O presidente da Frente Parlamentar Agropecuária (FPA), deputado Pedro Lupion (PP-PR), reagiu com indignação ao resultado do julgamento do Supremo. Ele considera que há votos no Senado para aprovar o marco temporal.

"Insegurança jurídica total, sem previsão de indenização, sem garantia para os produtores", protestou Lupion contra a decisão do Supremo.

 A FPA vai intensificar a articulação pela aprovação do projeto de lei 2903/20223 no Senado, que estabelece em lei o marco temporal para demarcação de terras indígenas. "Não estamos inovando em nada. Queremos garantir o direito de propriedade porque vemos um completo desmonte da segurança jurídica no campo. Entendemos que temos votos suficientes para aprovação do marco temporal no Senado", disse Lupion. Ele lembrou que a FPA é maior bancada do Congresso Nacional, com 374 parlamentares.

O agronegócio defende a constitucionalidade do marco temporal, com base nas 19 condicionantes do julgamento da Raposa da Serra do Sol, e a indenização aos proprietários de terras demarcadas.

O projeto tramita na Comissão de Constituição e Justiça (CCJ) do Senado e deve ser votado na próxima quarta-feira, 27. O projeto de lei já foi aprovado na Câmara dos Deputados. Ele estabelece a data da promulgação da Constituição como referência para a demarcação de terras indígenas. É nesse projeto que a Frente Parlamentar Agropecuária pretende investir, segundo Lupion.
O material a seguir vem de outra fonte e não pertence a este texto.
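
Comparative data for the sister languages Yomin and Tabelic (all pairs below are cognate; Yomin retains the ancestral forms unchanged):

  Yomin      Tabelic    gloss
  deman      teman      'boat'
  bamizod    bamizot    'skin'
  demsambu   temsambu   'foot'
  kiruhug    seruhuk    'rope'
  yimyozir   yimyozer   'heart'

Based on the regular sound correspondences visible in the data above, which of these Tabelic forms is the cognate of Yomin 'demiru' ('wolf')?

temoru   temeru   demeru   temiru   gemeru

deman ~ teman, demsambu ~ temsambu — Yomin d corresponds to Tabelic t word-initially before a front vowel.
kiruhug ~ seruhuk, yimyozir ~ yimyozer — Yomin i corresponds to Tabelic e after a consonant, before r.
Applying these to Yomin 'demiru':
  demiru → temiru   (d→t word-initially before a front vowel)
  temiru → temeru   (i→e after a consonant, before r)
So the Tabelic cognate is 'temeru'.

temeru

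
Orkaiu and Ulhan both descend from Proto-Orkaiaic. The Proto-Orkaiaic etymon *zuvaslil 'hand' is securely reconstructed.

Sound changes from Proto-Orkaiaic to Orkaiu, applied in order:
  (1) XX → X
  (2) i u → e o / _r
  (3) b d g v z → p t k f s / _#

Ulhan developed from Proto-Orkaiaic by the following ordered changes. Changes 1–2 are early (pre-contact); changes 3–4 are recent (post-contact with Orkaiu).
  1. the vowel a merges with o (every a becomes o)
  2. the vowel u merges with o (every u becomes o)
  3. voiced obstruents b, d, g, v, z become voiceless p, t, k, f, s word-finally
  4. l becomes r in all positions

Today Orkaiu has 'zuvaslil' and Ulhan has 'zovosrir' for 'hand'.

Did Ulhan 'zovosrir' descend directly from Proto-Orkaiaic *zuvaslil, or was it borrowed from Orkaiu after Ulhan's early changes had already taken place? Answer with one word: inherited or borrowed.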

"Não cabe a nós, deputados e senadores da FPA, resolver esse assunto dentro do Judiciário", disse. "A FPA vai aprovar o marco temporal no Senado na próxima semana", afirmou, nem que para isso tenha que obstruir outras pautas, inclusive em temas econômicos.

"O nosso compromisso é entregar ao Brasil uma legislação que reafirme o marco temporal", reforçou o senador Marcos Rogério (PL-RO).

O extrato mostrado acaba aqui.